DUBAI // Wayne Marsters said he will leave UAE rugby “with a heavy heart” when he returns to his native New Zealand next month after 14 years in the Middle East.
The UAE rugby manager will end his association with the game here when he takes up a new role as coach educator and developer in Christchurch.
The role involves overseeing development in a union that provides players for the Canterbury ITM Cup side as well as the Crusaders Super Rugby franchise.
“It is an opportunity I couldn’t turn down,” Marsters said. “It will be difficult to leave, I have been here for a long time.
“I’m not used to paying tax, watching rugby with my gumboots on, a jacket and thermal underwear. I’m used to going to rugby with flip-flops on.”
Few people have had an impact on rugby in this region as extensive as the understated Marsters, who grew up in New Zealand’s south island.
He played for the Arabian Gulf at sevens and XVs, while he was the player-coach at Abu Dhabi Harlequins (who were then known as the Bats).
He was coach of the Arabian Gulf during their opening campaign in the new Asian Five Nations, in 2008, then coached the Dubai Exiles and in Iran.
He returned to the UAE to oversee the game’s development here, with a particular responsibility for Emirati development.
Qais Al Dhalai, the secretary general of the UAE rugby federation, said Marsters has played a vital role in the development of the game here.
“We have contradictory feelings,” Al Dhalai said. “We thank him for his commitment and contribution to the development of both our sevens and XVs players.

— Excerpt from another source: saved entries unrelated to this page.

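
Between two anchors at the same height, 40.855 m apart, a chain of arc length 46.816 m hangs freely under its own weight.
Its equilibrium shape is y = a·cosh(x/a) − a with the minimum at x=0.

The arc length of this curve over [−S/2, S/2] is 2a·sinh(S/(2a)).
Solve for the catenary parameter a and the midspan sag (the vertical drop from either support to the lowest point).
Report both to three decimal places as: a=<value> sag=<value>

a=22.295 sag=10.031

seed: a₀ = √(S³/(24(L−S))) = √(40.855³/(24·5.961)) = 21.832458
iter 1: u=0.935648  f(a)=+2.664e-01  f'(a)=-5.954e-01  a ← 21.832458 − (+2.664e-01/-5.954e-01) = 22.279944
iter 2: u=0.916856  f(a)=+8.412e-03  f'(a)=-5.583e-01  a ← 22.279944 − (+8.412e-03/-5.583e-01) = 22.295010
iter 3: u=0.916236  f(a)=+8.990e-06  f'(a)=-5.571e-01  a ← 22.295010 − (+8.990e-06/-5.571e-01) = 22.295026
iter 4: u=0.916236  f(a)=+1.030e-11  f'(a)=-5.571e-01  a ← 22.295026 − (+1.030e-11/-5.571e-01) = 22.295026
converged: |Δa| < 1e-12 after 4 iterations
sag = a·(cosh(S/(2a)) − 1) = 22.295026·(cosh(0.916236) − 1) = 10.031475
T_max/T_min = cosh(S/(2a)) = 1.449942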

“We are very excited to hear of Wayne’s new role and are confident he takes with him valuable knowledge to help succeed in his role.”
Although Marsters is moving to a province that is arguably the most fertile breeding ground for rugby players anywhere in the world, he believes it is the skills he learnt here that have equipped him for his new job.
“I believe I have got this role because of what I’ve been doing here in terms of grassroots development and the challenges I have handled,” Marsters said.
“I think they might have thought about what we have had to handle over here, in comparison it could be a walk in the park over there.”